MEXICO CITY, Mexico — The language used in the first Sunday paper of 2011 could not have been more attention-grabbing: the capital government, said the Mexico City archdiocese, is so intolerant it acts like a “secular Taliban.”
And sure enough the lively phrase grabbed headlines, flashing over the front pages of several Mexico City newspapers and sparking explosive responses.
Assemblymen for the leftist Democratic Revolution Party, or PRD, which rules the capital, lashed back that the Roman Catholic Church is a desperate, antiquated institution.
“The church shows it is intellectually bankrupt and lives with its head in the sand,” said PRD representative David Razu.
The archdiocese’s offensive and resulting political fireworks are the latest display of a row that has been heating up between church and state in the Mexican capital in recent years.
Mexico’s culture wars revolve around the liberal reforms of the Mexico City assembly, which has the same power as state legislatures.
In recent years, the leftist assembly has approved same-sex civil unions, abortion up to 12 weeks and a limited form of euthanasia, making Mexico City one of the most socially liberal capitals in the hemisphere.
But it really rattled men of the cloth when a law was enacted last year that allowed full-on, same-sex marriages and provided for these couples to adopt children.
However, while that law released a war of words throughout much of 2010, the battle had largely subsided by the end of the year.
Then the new year editorial reignited the flames to new heights.
Titled “The True Religious Liberty,” the article struck out against the Mexico City laws, saying they respect neither life nor family.
“The authorities are intolerant to criticism and fundamentalist in their immorality,” said the article, published in the archdiocese’s paper.
But the phrase “secular Taliban” was the most striking, painting the leftist lawmakers as fanatics in ungodly thinking.
The reasons why the church hit back so hard now are unclear.
In a news conference, PRD city leader Hortensia Aragon said the attack showed signs of a new crusade that could play a part in elections next year.
In 2012, Mexicans will elect a new Mexico City mayor and assembly as well as a national president.

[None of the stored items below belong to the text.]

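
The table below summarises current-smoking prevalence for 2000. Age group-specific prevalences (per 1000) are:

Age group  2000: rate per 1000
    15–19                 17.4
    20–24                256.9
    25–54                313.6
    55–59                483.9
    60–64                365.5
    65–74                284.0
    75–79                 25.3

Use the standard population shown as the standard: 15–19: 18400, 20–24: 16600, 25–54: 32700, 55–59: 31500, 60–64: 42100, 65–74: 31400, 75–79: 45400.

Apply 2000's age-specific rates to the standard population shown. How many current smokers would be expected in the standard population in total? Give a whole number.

Expected current smokers = Σ (standard pop × age-specific rate ÷ 1000)
= 18400×17.4/1000 + 16600×256.9/1000 + 32700×313.6/1000 + 31500×483.9/1000 + 42100×365.5/1000 + 31400×284.0/1000 + 45400×25.3/1000
= 320.16 + 4264.54 + 10254.72 + 15242.85 + 15387.55 + 8917.60 + 1148.62 = 55536.04.

55536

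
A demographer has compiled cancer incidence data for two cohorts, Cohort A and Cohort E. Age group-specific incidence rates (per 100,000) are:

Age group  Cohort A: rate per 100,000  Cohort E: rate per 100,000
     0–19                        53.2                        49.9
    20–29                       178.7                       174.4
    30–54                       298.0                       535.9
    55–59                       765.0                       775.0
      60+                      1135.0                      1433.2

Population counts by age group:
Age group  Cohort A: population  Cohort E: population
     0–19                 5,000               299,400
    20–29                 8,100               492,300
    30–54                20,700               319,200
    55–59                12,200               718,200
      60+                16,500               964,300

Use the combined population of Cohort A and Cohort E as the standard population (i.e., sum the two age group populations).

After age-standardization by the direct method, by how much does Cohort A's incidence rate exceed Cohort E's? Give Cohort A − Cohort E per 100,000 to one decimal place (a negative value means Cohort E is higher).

-132.2

Combined standard total = 2,855,900; weights = 0.1066, 0.1752, 0.1190, 0.2558, 0.3434.
Cohort A: 0.1066×53.2 + 0.1752×178.7 + 0.1190×298.0 + 0.2558×765.0 + 0.3434×1135.0 = 657.8906 per 100,000.
Cohort E: 0.1066×49.9 + 0.1752×174.4 + 0.1190×535.9 + 0.2558×775.0 + 0.3434×1433.2 = 790.0677 per 100,000.
Difference = 657.8906 − 790.0677 = -132.1771.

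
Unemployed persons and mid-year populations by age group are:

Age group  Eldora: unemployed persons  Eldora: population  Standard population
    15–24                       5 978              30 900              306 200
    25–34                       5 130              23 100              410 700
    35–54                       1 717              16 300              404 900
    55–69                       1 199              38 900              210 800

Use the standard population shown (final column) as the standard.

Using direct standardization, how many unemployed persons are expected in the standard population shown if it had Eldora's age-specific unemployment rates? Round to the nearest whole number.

199594

Age-specific rates per 1 000 for Eldora: 193.463, 222.078, 105.337, 30.823.
Expected unemployed persons = Σ (standard pop × age-specific rate ÷ 1 000)
= 306 200×193.463/1 000 + 410 700×222.078/1 000 + 404 900×105.337/1 000 + 210 800×30.823/1 000
= 59238.30 + 91207.40 + 42651.12 + 6497.41 = 199594.24.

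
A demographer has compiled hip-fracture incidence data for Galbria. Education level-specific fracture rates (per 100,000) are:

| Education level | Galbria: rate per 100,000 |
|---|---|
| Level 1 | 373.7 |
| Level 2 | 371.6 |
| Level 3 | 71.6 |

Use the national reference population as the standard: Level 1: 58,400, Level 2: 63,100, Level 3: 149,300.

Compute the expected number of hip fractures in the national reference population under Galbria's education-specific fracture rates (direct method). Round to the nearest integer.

560

Expected hip fractures = Σ (standard pop × education-specific rate ÷ 100,000)
= 58,400×373.7/100,000 + 63,100×371.6/100,000 + 149,300×71.6/100,000
= 218.24 + 234.48 + 106.90 = 559.62.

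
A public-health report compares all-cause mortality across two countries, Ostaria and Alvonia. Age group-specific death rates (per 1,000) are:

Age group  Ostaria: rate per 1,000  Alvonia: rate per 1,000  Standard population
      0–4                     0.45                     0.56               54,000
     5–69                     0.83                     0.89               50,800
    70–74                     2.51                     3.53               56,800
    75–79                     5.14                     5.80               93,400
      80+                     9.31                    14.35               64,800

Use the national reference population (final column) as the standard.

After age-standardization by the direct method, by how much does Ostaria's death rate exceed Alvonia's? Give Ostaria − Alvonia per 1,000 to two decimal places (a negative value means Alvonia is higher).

-1.42

Standard total = 319,800; weights = 0.1689, 0.1588, 0.1776, 0.2921, 0.2026.
Ostaria: 0.1689×0.45 + 0.1588×0.83 + 0.1776×2.51 + 0.2921×5.14 + 0.2026×9.31 = 4.0413 per 1,000.
Alvonia: 0.1689×0.56 + 0.1588×0.89 + 0.1776×3.53 + 0.2921×5.80 + 0.2026×14.35 = 5.4645 per 1,000.
Difference = 4.0413 − 5.4645 = -1.4233.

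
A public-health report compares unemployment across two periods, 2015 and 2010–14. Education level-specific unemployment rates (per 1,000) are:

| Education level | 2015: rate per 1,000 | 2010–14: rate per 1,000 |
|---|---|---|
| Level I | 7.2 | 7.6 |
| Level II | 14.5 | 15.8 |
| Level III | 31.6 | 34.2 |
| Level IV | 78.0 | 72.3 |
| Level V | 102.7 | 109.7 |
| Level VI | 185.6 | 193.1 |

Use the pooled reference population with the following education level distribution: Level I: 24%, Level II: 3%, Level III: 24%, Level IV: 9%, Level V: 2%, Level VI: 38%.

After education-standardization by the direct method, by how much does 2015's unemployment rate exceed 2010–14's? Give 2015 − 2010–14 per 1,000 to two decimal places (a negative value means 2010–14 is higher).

Standard weights: 0.24, 0.03, 0.24, 0.09, 0.02, 0.38.
2015: 0.2400×7.2 + 0.0300×14.5 + 0.2400×31.6 + 0.0900×78.0 + 0.0200×102.7 + 0.3800×185.6 = 89.3490 per 1,000.
2010–14: 0.2400×7.6 + 0.0300×15.8 + 0.2400×34.2 + 0.0900×72.3 + 0.0200×109.7 + 0.3800×193.1 = 92.5850 per 1,000.
Difference = 89.3490 − 92.5850 = -3.2360.

-3.24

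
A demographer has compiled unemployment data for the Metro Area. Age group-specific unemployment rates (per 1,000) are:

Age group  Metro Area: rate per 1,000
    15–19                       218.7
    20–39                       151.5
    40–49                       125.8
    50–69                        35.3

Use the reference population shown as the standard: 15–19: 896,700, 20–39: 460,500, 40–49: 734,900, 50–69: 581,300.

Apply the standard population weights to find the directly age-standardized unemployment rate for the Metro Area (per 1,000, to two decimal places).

141.71

Standard total = 2,673,400; weights = 0.3354, 0.1723, 0.2749, 0.2174.
Standardized rate: 0.3354×218.7 + 0.1723×151.5 + 0.2749×125.8 + 0.2174×35.3 = 141.7088 per 1,000.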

Mexico City Mayor Marcelo Ebrard — who has strongly backed gay marriage and other reforms — has announced he would like to run for president in the 2012 race. Current President Felipe Calderon is a conservative Catholic.
“The PRD laments the position that the Catholic hierarchy are showing they will play in the 2012 elections,” Aragon said. “We energetically reject this clear threat to those who legitimately try to govern this country from the left.”
Mexico’s secular constitution, established in 1917 after the bloody revolution, prohibits the church from involvement in politics.
However, with 89 percent of Mexicans professing to be Roman Catholics, the words of clergymen still have a strong influence.
The church has openly stated that it wants to stop the liberal reforms of the capital spreading to the more conservative provinces, and applauded very strict abortion laws there.
However, while leftists argue clerics should be fined for such campaigns, church officials argue that they are merely carrying out the instructions of Rome to promote the policies of life.
Gay marriage and abortion, the Sunday editorial said, “show a lack of respect for human life and the fundamental family institution of healthy social living.”
The conservative National Action Party of Calderon held back from commenting on the latest spat.
But several newspaper editorials said the church had gone a little too far with their language.
“The oxymoron 'secular Taliban' is almost comical,” wrote Francisco Baez in La Cronica daily. “It is a complete contradiction of terms. The Taliban look for a society based on strict religious interpretation, a society with no space to think or act. Secular societies look for precisely the opposite.”